While the Confederate capital of Richmond is threatened by Union advances, the war in the Western theater is also going badly for the South. U.S. General Ulysses S. Grant, driving further southward, is now in Mississippi. The Confederates scramble to halt the Union advance, and today battle erupts in Farmington.
Settled around the turn of the century, Baptists from the Carolinas, Georgia and Virginia had been disproportionately represented among the earliest arrivals. The Farmington Baptist Church had been established as early as 1800.

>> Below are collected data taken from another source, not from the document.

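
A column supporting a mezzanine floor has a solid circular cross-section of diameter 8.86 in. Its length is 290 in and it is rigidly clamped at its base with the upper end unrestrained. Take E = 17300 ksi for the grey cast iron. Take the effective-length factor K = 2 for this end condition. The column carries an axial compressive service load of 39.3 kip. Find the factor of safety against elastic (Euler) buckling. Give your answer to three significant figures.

n ≈ 3.91

I = πd⁴/64 = π×8.86⁴/64 = 302.5 in⁴
Effective length L_e = K·L = 2 × 290 = 580.0 in
P_cr = π²EI / L_e² = π² × 17300×10³ × 302.5 / 580.0² = 1.535×10^5 lb
Factor of safety n = P_cr / P = 153.53 / 39.3 = 3.91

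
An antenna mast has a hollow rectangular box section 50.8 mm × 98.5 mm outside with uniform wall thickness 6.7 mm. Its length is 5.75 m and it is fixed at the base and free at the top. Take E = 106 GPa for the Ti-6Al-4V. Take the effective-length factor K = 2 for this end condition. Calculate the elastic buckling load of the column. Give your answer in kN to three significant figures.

Inner dimensions: h_i = 98.5 − 2×6.7 = 85.10 mm, b_i = 50.8 − 2×6.7 = 37.40 mm
Weak-axis I_min = (h_o·b_o³ − h_i·b_i³)/12 with b_o = 50.8, b_i = 37.40 mm (shorter outer/inner sides).
I_min = (98.5×50.8³ − 85.10×37.40³)/12 = 7.051×10^5 mm⁴
I = 7.051×10^5 mm⁴ = 7.051×10^-7 m⁴
Effective length L_e = K·L = 2 × 5.75 = 11.50 m
P_cr = π²EI / L_e² = π² × 106×10⁹ × 7.051×10^-7 / 11.50² = 5.578×10^3 N

P_cr ≈ 5.58 kN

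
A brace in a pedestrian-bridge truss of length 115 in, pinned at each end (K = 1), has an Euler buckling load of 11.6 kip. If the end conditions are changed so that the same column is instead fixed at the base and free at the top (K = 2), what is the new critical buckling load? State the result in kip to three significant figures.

P_cr ∝ 1/K², so P_cr,new = P_cr,old × (K_old/K_new)² = 11.6 × (1/2)²
= 11.6 × 0.2500 = 2.90 kip

P_cr ≈ 2.90 kip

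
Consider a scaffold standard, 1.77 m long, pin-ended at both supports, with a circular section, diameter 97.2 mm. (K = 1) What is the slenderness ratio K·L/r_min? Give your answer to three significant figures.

I = πd⁴/64 = π×97.2⁴/64 = 4.382×10^6 mm⁴
A = 7.420×10^3 mm²;  r_min = √(I/A) = √(4.382×10^6/7.420×10^3) = 24.30 mm
L_e = K·L = 1 × 1.77 m = 1.770 m = 1770.0 mm
λ = L_e / r_min = 1770.0 / 24.30 = 72.8

λ ≈ 72.8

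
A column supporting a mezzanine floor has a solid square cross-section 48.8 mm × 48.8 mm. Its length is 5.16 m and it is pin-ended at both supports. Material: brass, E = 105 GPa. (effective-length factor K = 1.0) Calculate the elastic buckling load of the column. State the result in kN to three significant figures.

P_cr ≈ 18.4 kN

I = a⁴/12 = 48.8⁴/12 = 4.726×10^5 mm⁴
I = 4.726×10^5 mm⁴ = 4.726×10^-7 m⁴
Effective length L_e = K·L = 1 × 5.16 = 5.160 m
P_cr = π²EI / L_e² = π² × 105×10⁹ × 4.726×10^-7 / 5.160² = 1.839×10^4 N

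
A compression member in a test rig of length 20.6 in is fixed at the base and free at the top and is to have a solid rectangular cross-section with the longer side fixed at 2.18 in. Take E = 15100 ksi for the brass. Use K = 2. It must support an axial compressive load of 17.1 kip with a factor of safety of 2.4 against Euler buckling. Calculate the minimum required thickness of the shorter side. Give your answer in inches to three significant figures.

b ≈ 1.37 in

Required P_cr = n·P = 2.4 × 17.1 = 41.04 kip
L_e = K·L = 2 × 20.6 = 41.20 in
Required I = P_cr·L_e²/(π²E) = 4.104×10^4 × 41.20² / (π² × 1.51×10^7) = 0.4674 in⁴
Rectangle, weak axis: I_min = h·b³/12 with h = 2.18 in fixed  ⇒  b = (12I/h)^(1/3) = 1.37 in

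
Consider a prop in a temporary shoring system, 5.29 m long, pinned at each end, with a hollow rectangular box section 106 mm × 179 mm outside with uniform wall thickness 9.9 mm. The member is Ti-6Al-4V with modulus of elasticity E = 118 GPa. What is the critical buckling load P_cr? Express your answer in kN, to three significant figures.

P_cr ≈ 386 kN

Inner dimensions: h_i = 179 − 2×9.9 = 159.2 mm, b_i = 106 − 2×9.9 = 86.20 mm
Weak-axis I_min = (h_o·b_o³ − h_i·b_i³)/12 with b_o = 106, b_i = 86.20 mm (shorter outer/inner sides).
I_min = (179×106³ − 159.2×86.20³)/12 = 9.269×10^6 mm⁴
I = 9.269×10^6 mm⁴ = 9.269×10^-6 m⁴
Effective length L_e = K·L = 1 × 5.29 = 5.290 m
P_cr = π²EI / L_e² = π² × 118×10⁹ × 9.269×10^-6 / 5.290² = 3.857×10^5 N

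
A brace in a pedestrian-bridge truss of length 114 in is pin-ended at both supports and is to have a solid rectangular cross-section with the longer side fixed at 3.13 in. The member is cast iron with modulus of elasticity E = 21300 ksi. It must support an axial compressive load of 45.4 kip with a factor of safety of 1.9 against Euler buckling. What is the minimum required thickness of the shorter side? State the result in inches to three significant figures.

b ≈ 2.73 in

Required P_cr = n·P = 1.9 × 45.4 = 86.26 kip
L_e = K·L = 1 × 114 = 114.0 in
Required I = P_cr·L_e²/(π²E) = 8.626×10^4 × 114.0² / (π² × 2.13×10^7) = 5.333 in⁴
Rectangle, weak axis: I_min = h·b³/12 with h = 3.13 in fixed  ⇒  b = (12I/h)^(1/3) = 2.73 in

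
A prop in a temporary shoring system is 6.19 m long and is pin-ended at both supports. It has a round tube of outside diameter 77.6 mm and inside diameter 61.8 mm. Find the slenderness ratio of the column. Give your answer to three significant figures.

d_o = 77.6 mm, d_i = 61.8 mm
I = π(d_o⁴ − d_i⁴)/64 = π(77.6⁴ − 61.80⁴)/64 = 1.064×10^6 mm⁴
A = 1.730×10^3 mm²;  r_min = √(I/A) = √(1.064×10^6/1.730×10^3) = 24.80 mm
L_e = K·L = 1 × 6.19 m = 6.190 m = 6190.0 mm
λ = L_e / r_min = 6190.0 / 24.80 = 250

λ ≈ 250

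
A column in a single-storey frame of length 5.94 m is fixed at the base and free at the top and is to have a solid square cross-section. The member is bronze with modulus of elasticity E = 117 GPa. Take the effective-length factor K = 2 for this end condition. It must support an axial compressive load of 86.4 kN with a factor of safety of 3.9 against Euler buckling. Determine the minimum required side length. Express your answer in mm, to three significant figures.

a ≈ 149 mm

Required P_cr = n·P = 3.9 × 86.4 = 337.0 kN
L_e = K·L = 2 × 5.94 = 11.88 m
Required I = P_cr·L_e²/(π²E) = 3.370×10^5 × 11.88² / (π² × 1.17×10^11) = 4.118×10^-5 m⁴
I_req = 4.118×10^7 mm⁴
Solid square: I = a⁴/12  ⇒  a = (12I)^(1/4) = (12×4.118×10^7)^(1/4) = 149 mm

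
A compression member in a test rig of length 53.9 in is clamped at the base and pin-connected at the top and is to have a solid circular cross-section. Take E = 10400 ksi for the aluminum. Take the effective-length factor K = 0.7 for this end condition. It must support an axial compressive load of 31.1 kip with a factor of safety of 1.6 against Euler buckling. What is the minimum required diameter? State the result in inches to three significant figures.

d ≈ 1.94 in

Required P_cr = n·P = 1.6 × 31.1 = 49.76 kip
L_e = K·L = 0.7 × 53.9 = 37.73 in
Required I = P_cr·L_e²/(π²E) = 4.976×10^4 × 37.73² / (π² × 1.04×10^7) = 0.6901 in⁴
Solid circle: I = πd⁴/64  ⇒  d = (64I/π)^(1/4) = (64×0.6901/π)^(1/4) = 1.94 in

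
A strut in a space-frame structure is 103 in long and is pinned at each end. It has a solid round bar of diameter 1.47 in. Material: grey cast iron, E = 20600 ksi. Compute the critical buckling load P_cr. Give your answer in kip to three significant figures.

I = πd⁴/64 = π×1.47⁴/64 = 0.2292 in⁴
Effective length L_e = K·L = 1 × 103 = 103.0 in
P_cr = π²EI / L_e² = π² × 20600×10³ × 0.2292 / 103.0² = 4.393×10^3 lb

P_cr ≈ 4.39 kip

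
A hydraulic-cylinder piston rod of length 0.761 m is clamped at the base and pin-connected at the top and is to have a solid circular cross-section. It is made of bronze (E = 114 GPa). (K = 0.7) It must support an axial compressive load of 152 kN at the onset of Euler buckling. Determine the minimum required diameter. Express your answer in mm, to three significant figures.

L_e = K·L = 0.7 × 0.761 = 0.5327 m
Required I = P_cr·L_e²/(π²E) = 1.520×10^5 × 0.5327² / (π² × 1.14×10^11) = 3.834×10^-8 m⁴
I_req = 3.834×10^4 mm⁴
Solid circle: I = πd⁴/64  ⇒  d = (64I/π)^(1/4) = (64×3.834×10^4/π)^(1/4) = 29.7 mm

d ≈ 29.7 mm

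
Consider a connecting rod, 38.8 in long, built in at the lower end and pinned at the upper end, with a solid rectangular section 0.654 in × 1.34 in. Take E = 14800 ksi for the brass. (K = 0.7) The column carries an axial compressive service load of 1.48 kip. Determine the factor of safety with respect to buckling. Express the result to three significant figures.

Buckling occurs about the weak axis: I_min = h·b³/12 with b = 0.654 in (the shorter side).
I_min = 1.34×0.654³/12 = 3.124×10^-2 in⁴
Effective length L_e = K·L = 0.7 × 38.8 = 27.16 in
P_cr = π²EI / L_e² = π² × 14800×10³ × 3.124×10^-2 / 27.16² = 6.185×10^3 lb
Factor of safety n = P_cr / P = 6.1853 / 1.48 = 4.18

n ≈ 4.18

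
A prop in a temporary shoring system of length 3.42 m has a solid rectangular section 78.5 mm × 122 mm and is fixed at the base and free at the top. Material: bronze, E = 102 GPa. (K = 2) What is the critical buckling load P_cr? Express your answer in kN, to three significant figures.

Buckling occurs about the weak axis: I_min = h·b³/12 with b = 78.5 mm (the shorter side).
I_min = 122×78.5³/12 = 4.918×10^6 mm⁴
I = 4.918×10^6 mm⁴ = 4.918×10^-6 m⁴
Effective length L_e = K·L = 2 × 3.42 = 6.840 m
P_cr = π²EI / L_e² = π² × 102×10⁹ × 4.918×10^-6 / 6.840² = 1.058×10^5 N

P_cr ≈ 106 kN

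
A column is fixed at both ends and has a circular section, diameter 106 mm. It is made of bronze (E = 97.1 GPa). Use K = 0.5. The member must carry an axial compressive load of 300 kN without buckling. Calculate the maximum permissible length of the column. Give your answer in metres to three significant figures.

L_max ≈ 8.90 m

I = πd⁴/64 = π×106⁴/64 = 6.197×10^6 mm⁴
I = 6.197×10^-6 m⁴
At the buckling limit P_cr = P = 3.000×10^5 N
From P_cr = π²EI/(K·L)²:  L = (1/K)·√(π²EI/P_cr) = (1/0.5)·√(π²×9.71×10^10×6.197×10^-6/3.000×10^5)
L = 8.90 m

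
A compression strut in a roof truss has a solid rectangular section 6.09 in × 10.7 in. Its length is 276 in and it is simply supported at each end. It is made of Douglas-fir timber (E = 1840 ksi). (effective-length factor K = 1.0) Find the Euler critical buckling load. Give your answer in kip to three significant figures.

Buckling occurs about the weak axis: I_min = h·b³/12 with b = 6.09 in (the shorter side).
I_min = 10.7×6.09³/12 = 201.4 in⁴
Effective length L_e = K·L = 1 × 276 = 276.0 in
P_cr = π²EI / L_e² = π² × 1840×10³ × 201.4 / 276.0² = 4.801×10^4 lb

P_cr ≈ 48.0 kip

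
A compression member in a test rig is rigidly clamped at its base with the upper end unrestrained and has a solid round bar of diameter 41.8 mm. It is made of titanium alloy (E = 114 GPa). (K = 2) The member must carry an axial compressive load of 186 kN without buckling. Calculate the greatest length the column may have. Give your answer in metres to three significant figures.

L_max ≈ 0.476 m

I = πd⁴/64 = π×41.8⁴/64 = 1.499×10^5 mm⁴
I = 1.499×10^-7 m⁴
At the buckling limit P_cr = P = 1.860×10^5 N
From P_cr = π²EI/(K·L)²:  L = (1/K)·√(π²EI/P_cr) = (1/2)·√(π²×1.14×10^11×1.499×10^-7/1.860×10^5)
L = 0.476 m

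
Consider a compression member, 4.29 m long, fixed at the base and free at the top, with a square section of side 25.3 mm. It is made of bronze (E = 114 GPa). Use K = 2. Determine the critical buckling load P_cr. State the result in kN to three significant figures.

P_cr ≈ 0.522 kN

I = a⁴/12 = 25.3⁴/12 = 3.414×10^4 mm⁴
I = 3.414×10^4 mm⁴ = 3.414×10^-8 m⁴
Effective length L_e = K·L = 2 × 4.29 = 8.580 m
P_cr = π²EI / L_e² = π² × 114×10⁹ × 3.414×10^-8 / 8.580² = 521.8 N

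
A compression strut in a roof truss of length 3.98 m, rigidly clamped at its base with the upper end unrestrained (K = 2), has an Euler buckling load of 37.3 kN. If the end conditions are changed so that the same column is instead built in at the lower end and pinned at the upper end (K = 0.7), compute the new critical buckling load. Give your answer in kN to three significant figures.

P_cr ∝ 1/K², so P_cr,new = P_cr,old × (K_old/K_new)² = 37.3 × (2/0.7)²
= 37.3 × 8.163 = 304 kN

P_cr ≈ 304 kN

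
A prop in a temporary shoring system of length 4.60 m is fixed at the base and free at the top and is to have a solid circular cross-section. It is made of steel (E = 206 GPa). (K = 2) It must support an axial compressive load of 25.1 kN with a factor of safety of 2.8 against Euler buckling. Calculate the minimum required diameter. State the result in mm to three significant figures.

Required P_cr = n·P = 2.8 × 25.1 = 70.28 kN
L_e = K·L = 2 × 4.60 = 9.200 m
Required I = P_cr·L_e²/(π²E) = 7.028×10^4 × 9.200² / (π² × 2.06×10^11) = 2.926×10^-6 m⁴
I_req = 2.926×10^6 mm⁴
Solid circle: I = πd⁴/64  ⇒  d = (64I/π)^(1/4) = (64×2.926×10^6/π)^(1/4) = 87.9 mm

d ≈ 87.9 mm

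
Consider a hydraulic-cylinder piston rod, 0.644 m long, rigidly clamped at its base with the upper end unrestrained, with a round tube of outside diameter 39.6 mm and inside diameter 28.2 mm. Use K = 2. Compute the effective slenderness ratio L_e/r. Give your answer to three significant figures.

λ ≈ 106

d_o = 39.6 mm, d_i = 28.2 mm
I = π(d_o⁴ − d_i⁴)/64 = π(39.6⁴ − 28.20⁴)/64 = 8.967×10^4 mm⁴
A = 607.0 mm²;  r_min = √(I/A) = √(8.967×10^4/607.0) = 12.15 mm
L_e = K·L = 2 × 0.644 m = 1.288 m = 1288.0 mm
λ = L_e / r_min = 1288.0 / 12.15 = 106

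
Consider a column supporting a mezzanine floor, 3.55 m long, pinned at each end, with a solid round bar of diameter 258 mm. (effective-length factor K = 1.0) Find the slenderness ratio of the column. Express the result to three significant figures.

λ ≈ 55.0

For a solid circle r = d/4 = 258/4 = 64.50 mm
L_e = K·L = 1 × 3.55 m = 3.550 m = 3550.0 mm
λ = L_e / r_min = 3550.0 / 64.50 = 55.0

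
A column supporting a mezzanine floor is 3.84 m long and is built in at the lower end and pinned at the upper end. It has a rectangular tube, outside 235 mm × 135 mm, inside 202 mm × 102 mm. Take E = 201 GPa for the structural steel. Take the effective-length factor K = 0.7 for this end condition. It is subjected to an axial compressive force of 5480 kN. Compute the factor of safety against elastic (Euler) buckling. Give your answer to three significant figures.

Weak-axis I_min = (h_o·b_o³ − h_i·b_i³)/12 with b_o = 135, b_i = 102.0 mm (shorter outer/inner sides).
I_min = (235×135³ − 202.0×102.0³)/12 = 3.032×10^7 mm⁴
I = 3.032×10^7 mm⁴ = 3.032×10^-5 m⁴
Effective length L_e = K·L = 0.7 × 3.84 = 2.688 m
P_cr = π²EI / L_e² = π² × 201×10⁹ × 3.032×10^-5 / 2.688² = 8.324×10^6 N
Factor of safety n = P_cr / P = 8324.3 / 5480 = 1.52

n ≈ 1.52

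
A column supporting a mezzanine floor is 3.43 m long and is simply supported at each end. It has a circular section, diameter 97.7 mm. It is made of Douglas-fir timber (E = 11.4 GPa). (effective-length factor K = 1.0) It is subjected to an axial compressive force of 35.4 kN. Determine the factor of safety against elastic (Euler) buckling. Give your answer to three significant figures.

I = πd⁴/64 = π×97.7⁴/64 = 4.472×10^6 mm⁴
I = 4.472×10^6 mm⁴ = 4.472×10^-6 m⁴
Effective length L_e = K·L = 1 × 3.43 = 3.430 m
P_cr = π²EI / L_e² = π² × 11.4×10⁹ × 4.472×10^-6 / 3.430² = 4.277×10^4 N
Factor of safety n = P_cr / P = 42.772 / 35.4 = 1.21

n ≈ 1.21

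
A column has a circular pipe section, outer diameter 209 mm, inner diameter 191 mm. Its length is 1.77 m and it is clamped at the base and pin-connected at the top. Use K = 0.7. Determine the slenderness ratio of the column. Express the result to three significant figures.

d_o = 209 mm, d_i = 191 mm
I = π(d_o⁴ − d_i⁴)/64 = π(209⁴ − 191.0⁴)/64 = 2.833×10^7 mm⁴
A = 5.655×10^3 mm²;  r_min = √(I/A) = √(2.833×10^7/5.655×10^3) = 70.78 mm
L_e = K·L = 0.7 × 1.77 m = 1.239 m = 1239.0 mm
λ = L_e / r_min = 1239.0 / 70.78 = 17.5

λ ≈ 17.5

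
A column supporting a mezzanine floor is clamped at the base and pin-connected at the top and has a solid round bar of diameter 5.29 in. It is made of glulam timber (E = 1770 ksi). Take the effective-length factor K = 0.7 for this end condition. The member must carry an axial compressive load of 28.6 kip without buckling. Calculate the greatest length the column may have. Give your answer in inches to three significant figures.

I = πd⁴/64 = π×5.29⁴/64 = 38.44 in⁴
At the buckling limit P_cr = P = 2.860×10^4 lb
From P_cr = π²EI/(K·L)²:  L = (1/K)·√(π²EI/P_cr) = (1/0.7)·√(π²×1.77×10^6×38.44/2.860×10^4)
L = 219 in

L_max ≈ 219 in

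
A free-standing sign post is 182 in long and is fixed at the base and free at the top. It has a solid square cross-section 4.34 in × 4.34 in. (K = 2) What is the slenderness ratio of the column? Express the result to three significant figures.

For a square r = a/√12 = 4.34/√12 = 1.253 in
L_e = K·L = 2 × 182 = 364.0 in
λ = L_e / r_min = 364.00 / 1.253 = 291

λ ≈ 291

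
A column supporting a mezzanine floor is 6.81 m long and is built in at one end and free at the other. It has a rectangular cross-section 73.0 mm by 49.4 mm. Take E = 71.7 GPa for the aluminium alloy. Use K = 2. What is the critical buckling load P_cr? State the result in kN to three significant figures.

Buckling occurs about the weak axis: I_min = h·b³/12 with b = 49.4 mm (the shorter side).
I_min = 73.0×49.4³/12 = 7.334×10^5 mm⁴
I = 7.334×10^5 mm⁴ = 7.334×10^-7 m⁴
Effective length L_e = K·L = 2 × 6.81 = 13.62 m
P_cr = π²EI / L_e² = π² × 71.7×10⁹ × 7.334×10^-7 / 13.62² = 2.798×10^3 N

P_cr ≈ 2.80 kN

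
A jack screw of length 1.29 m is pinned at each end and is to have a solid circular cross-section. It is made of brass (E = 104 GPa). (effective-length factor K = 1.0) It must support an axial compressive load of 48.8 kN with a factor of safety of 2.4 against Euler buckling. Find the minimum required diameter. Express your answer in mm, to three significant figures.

Required P_cr = n·P = 2.4 × 48.8 = 117.1 kN
L_e = K·L = 1 × 1.29 = 1.290 m
Required I = P_cr·L_e²/(π²E) = 1.171×10^5 × 1.290² / (π² × 1.04×10^11) = 1.899×10^-7 m⁴
I_req = 1.899×10^5 mm⁴
Solid circle: I = πd⁴/64  ⇒  d = (64I/π)^(1/4) = (64×1.899×10^5/π)^(1/4) = 44.3 mm

d ≈ 44.3 mm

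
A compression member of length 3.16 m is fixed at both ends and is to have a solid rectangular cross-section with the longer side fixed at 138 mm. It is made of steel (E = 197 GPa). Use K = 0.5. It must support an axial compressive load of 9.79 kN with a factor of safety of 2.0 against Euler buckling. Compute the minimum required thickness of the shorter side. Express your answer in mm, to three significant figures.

Required P_cr = n·P = 2.0 × 9.79 = 19.58 kN
L_e = K·L = 0.5 × 3.16 = 1.580 m
Required I = P_cr·L_e²/(π²E) = 1.958×10^4 × 1.580² / (π² × 1.97×10^11) = 2.514×10^-8 m⁴
I_req = 2.514×10^4 mm⁴
Rectangle, weak axis: I_min = h·b³/12 with h = 138 mm fixed  ⇒  b = (12I/h)^(1/3) = 13.0 mm

b ≈ 13.0 mm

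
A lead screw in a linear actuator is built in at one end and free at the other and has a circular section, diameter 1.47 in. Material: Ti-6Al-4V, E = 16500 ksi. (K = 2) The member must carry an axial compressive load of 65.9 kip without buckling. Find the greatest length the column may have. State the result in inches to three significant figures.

I = πd⁴/64 = π×1.47⁴/64 = 0.2292 in⁴
At the buckling limit P_cr = P = 6.590×10^4 lb
From P_cr = π²EI/(K·L)²:  L = (1/K)·√(π²EI/P_cr) = (1/2)·√(π²×1.65×10^7×0.2292/6.590×10^4)
L = 11.9 in

L_max ≈ 11.9 in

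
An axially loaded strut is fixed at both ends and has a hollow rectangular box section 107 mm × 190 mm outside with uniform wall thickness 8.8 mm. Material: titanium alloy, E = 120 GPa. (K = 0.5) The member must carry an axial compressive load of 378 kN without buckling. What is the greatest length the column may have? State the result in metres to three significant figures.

L_max ≈ 10.7 m

Inner dimensions: h_i = 190 − 2×8.8 = 172.4 mm, b_i = 107 − 2×8.8 = 89.40 mm
Weak-axis I_min = (h_o·b_o³ − h_i·b_i³)/12 with b_o = 107, b_i = 89.40 mm (shorter outer/inner sides).
I_min = (190×107³ − 172.4×89.40³)/12 = 9.131×10^6 mm⁴
I = 9.131×10^-6 m⁴
At the buckling limit P_cr = P = 3.780×10^5 N
From P_cr = π²EI/(K·L)²:  L = (1/K)·√(π²EI/P_cr) = (1/0.5)·√(π²×1.20×10^11×9.131×10^-6/3.780×10^5)
L = 10.7 m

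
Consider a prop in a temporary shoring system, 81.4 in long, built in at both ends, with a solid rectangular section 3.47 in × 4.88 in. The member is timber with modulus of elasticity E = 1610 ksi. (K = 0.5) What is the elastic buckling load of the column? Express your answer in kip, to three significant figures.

Buckling occurs about the weak axis: I_min = h·b³/12 with b = 3.47 in (the shorter side).
I_min = 4.88×3.47³/12 = 16.99 in⁴
Effective length L_e = K·L = 0.5 × 81.4 = 40.70 in
P_cr = π²EI / L_e² = π² × 1610×10³ × 16.99 / 40.70² = 1.630×10^5 lb

P_cr ≈ 163 kip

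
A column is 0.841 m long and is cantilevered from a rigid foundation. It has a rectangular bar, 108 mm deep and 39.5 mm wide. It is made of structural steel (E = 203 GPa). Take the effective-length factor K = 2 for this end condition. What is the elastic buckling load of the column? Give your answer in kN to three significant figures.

Buckling occurs about the weak axis: I_min = h·b³/12 with b = 39.5 mm (the shorter side).
I_min = 108×39.5³/12 = 5.547×10^5 mm⁴
I = 5.547×10^5 mm⁴ = 5.547×10^-7 m⁴
Effective length L_e = K·L = 2 × 0.841 = 1.682 m
P_cr = π²EI / L_e² = π² × 203×10⁹ × 5.547×10^-7 / 1.682² = 3.928×10^5 N

P_cr ≈ 393 kN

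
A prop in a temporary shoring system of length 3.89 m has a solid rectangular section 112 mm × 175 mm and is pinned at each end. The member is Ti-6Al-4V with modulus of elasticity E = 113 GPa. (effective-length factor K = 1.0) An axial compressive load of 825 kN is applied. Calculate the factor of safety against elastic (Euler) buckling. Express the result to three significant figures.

Buckling occurs about the weak axis: I_min = h·b³/12 with b = 112 mm (the shorter side).
I_min = 175×112³/12 = 2.049×10^7 mm⁴
I = 2.049×10^7 mm⁴ = 2.049×10^-5 m⁴
Effective length L_e = K·L = 1 × 3.89 = 3.890 m
P_cr = π²EI / L_e² = π² × 113×10⁹ × 2.049×10^-5 / 3.890² = 1.510×10^6 N
Factor of safety n = P_cr / P = 1510.0 / 825 = 1.83

n ≈ 1.83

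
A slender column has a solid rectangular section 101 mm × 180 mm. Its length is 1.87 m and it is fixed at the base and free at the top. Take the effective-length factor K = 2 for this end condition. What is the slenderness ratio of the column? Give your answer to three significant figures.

For a rectangle r_min = b/√12 = 101/√12 = 29.16 mm
L_e = K·L = 2 × 1.87 m = 3.740 m = 3740.0 mm
λ = L_e / r_min = 3740.0 / 29.16 = 128

λ ≈ 128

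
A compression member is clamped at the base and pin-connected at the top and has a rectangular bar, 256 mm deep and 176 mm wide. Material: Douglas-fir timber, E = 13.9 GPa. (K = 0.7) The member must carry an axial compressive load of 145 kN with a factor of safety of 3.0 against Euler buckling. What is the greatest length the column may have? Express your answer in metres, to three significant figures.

L_max ≈ 8.65 m

Buckling occurs about the weak axis: I_min = h·b³/12 with b = 176 mm (the shorter side).
I_min = 256×176³/12 = 1.163×10^8 mm⁴
I = 1.163×10^-4 m⁴
Required critical load P_cr = n·P = 3.0 × 145 = 435.0 kN = 4.350×10^5 N
From P_cr = π²EI/(K·L)²:  L = (1/K)·√(π²EI/P_cr) = (1/0.7)·√(π²×1.39×10^10×1.163×10^-4/4.350×10^5)
L = 8.65 m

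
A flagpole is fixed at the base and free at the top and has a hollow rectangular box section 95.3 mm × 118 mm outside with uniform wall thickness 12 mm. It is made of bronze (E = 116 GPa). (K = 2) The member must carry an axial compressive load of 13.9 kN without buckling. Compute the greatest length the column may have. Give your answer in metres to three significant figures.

L_max ≈ 10.8 m

Inner dimensions: h_i = 118 − 2×12 = 94.00 mm, b_i = 95.3 − 2×12 = 71.30 mm
Weak-axis I_min = (h_o·b_o³ − h_i·b_i³)/12 with b_o = 95.3, b_i = 71.30 mm (shorter outer/inner sides).
I_min = (118×95.3³ − 94.00×71.30³)/12 = 5.672×10^6 mm⁴
I = 5.672×10^-6 m⁴
At the buckling limit P_cr = P = 1.390×10^4 N
From P_cr = π²EI/(K·L)²:  L = (1/K)·√(π²EI/P_cr) = (1/2)·√(π²×1.16×10^11×5.672×10^-6/1.390×10^4)
L = 10.8 m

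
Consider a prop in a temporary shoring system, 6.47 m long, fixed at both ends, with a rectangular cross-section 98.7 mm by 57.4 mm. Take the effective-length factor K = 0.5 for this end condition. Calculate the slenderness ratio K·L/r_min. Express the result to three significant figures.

Buckling occurs about the weak axis: I_min = h·b³/12 with b = 57.4 mm (the shorter side).
I_min = 98.7×57.4³/12 = 1.556×10^6 mm⁴
A = 5.665×10^3 mm²;  r_min = √(I/A) = √(1.556×10^6/5.665×10^3) = 16.57 mm
L_e = K·L = 0.5 × 6.47 m = 3.235 m = 3235.0 mm
λ = L_e / r_min = 3235.0 / 16.57 = 195

λ ≈ 195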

Grant had sent General Pope to occupy Farmington on May 8, a move that today draws Confederate General P. T. Beauregard from his defensive position. The Confederate’s spirited offensive, coupled with the Union Army’s unfamiliarity with the surrounding swampy terrain, leads the cautious Pope to retreat before a Confederate army of significantly less manpower. The battle leaves 16 Union soldiers and 8 Confederate soldiers dead, while the town of Farmington suffers extensive destruction. Most buildings are destroyed, including the Baptist church. The church is rebuilt after the war, and as late as 1944 eyewitness accounts indicate that two trees in the church yard that had been wounded by cannon ball were yet standing.
Farmington is one of many Baptist churches in the South that is destroyed during the war.